全く期待してませんでしたが、メテオさんの熱のこもったレビューを読む限りでは相当いい出来のようですね。映画館に行くかどうかはわからないけど、どんな形にせよ見ようと思いました。

咲は確かに名作だと思いますが、登場キャラが多すぎて辛い…
記憶力の弱い自分が純粋に楽しめたのは県大会まででした。

エトワ-ル☆ #- | URL | 2017/03/13 23:24 * edit *

>>エトワール☆様
反応遅くなりました、すいません。
実は自分も県予選までしか付いていってない派です。その後はパラパラと見たりしてるんですが、なかなか進まないようですし。
それだけに、この県予選決勝だけを映画にするべく、TVで序盤をやった監督は慧眼だと思います。
馬鹿なことを大真面目にやってもらえるのは嬉しいことです。

メテオ #- | URL | 2017/03/19 02:49 * edit *

さすがのレビュー、感服いたしました。
「咲で儲けようとしてるにしても実写化とかちょっとファンをバカにしてるだろ」とか思ってた時期もありました、監督に頭下げたい気持ちでいっぱいですわ……
惜しむらくは評判よくてもネタ映画感は払拭できず、公開週が伸びることもなく(客足も伸びず)やはり爆死してしまい…難しいですね。そもそも麻雀漫画映画化、が咲どうこう関係なく厳しいだろうのはわかる(ふつう、観ない)ので、企画通した人はまず偉い、感謝であります。

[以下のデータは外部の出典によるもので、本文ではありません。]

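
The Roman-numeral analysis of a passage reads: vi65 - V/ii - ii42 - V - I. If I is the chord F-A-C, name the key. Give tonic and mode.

F major

The anchor chord is a major triad on F, labeled I.
If F is scale degree 1 and the mode makes that degree carry a major triad, the tonic is F and the mode is major.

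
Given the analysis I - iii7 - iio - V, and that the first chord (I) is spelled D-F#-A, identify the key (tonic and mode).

D major

I is given as D-F#-A — a major triad with root D.
If D is scale degree 1 and the mode makes that degree carry a major triad, the tonic is D and the mode is major.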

ベラミ #- | URL | 2017/04/05 09:28 * edit *

>>ベラミ様
小規模公開ですから致し方ありません。でもよくTV版4+1話やりましたよね。
製作委員会で大金が出るような映画になっちゃうと、いろいろ大人の事情が発生しますし、これで良かったんだと思います。
二階堂亜紀の映画の主役が加治木ゆみ役の子になるそうですし、『咲-Saki-』を足がかりに出世していってくれれば嬉しい限りです。